TigerBeetle is building a financial database. Correctness matters more than uptime. Their position based on their docs on my interpretation is:

If an invariant is important enough to check, it's important enough to crash for
Assertions stay in production
A crash + restart from clean state is better than silent corruption
"Impossible" states should be asserted, not handled <- big one here

This is extreme for most applications. But the underlying principle is sound... be clear about what category each failure falls into, and handle each appropriately.

What I'm taking from this

I haven't tried this approach in my own code yet. But I want to on my next project.

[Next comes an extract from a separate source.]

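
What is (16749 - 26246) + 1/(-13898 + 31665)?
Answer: -168733198/17767 ≈ -9497.0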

The mental shift is to stop treating all errors the same. And while I'm hitting the keyboard with my head (how I mostly produce code) I'll ask myself

Is this expected? Let the caller decide.
Is this a bug/non expected state? Panic. Fix the bug.
Is this a state that should never occur? Assert it in production, crash if it does.

The third category is the one I've been mostly ignoring. To always try to "handle" impossible states. But that's not really handling, it's hiding. If whatever state or invariant is broken, I want to know immediately, not three hours after deploy during an incident.

We'll see how it goes. Maybe I'll write a follow-up after I've actually tried being more aggressive with assertions. For now, it's just an idea that's sounds great in theory, but maybe overkill for non high stakes projects.

But the core insight already feels true, not all errors are the same, and error handling is apparently something I have a lot to learn about.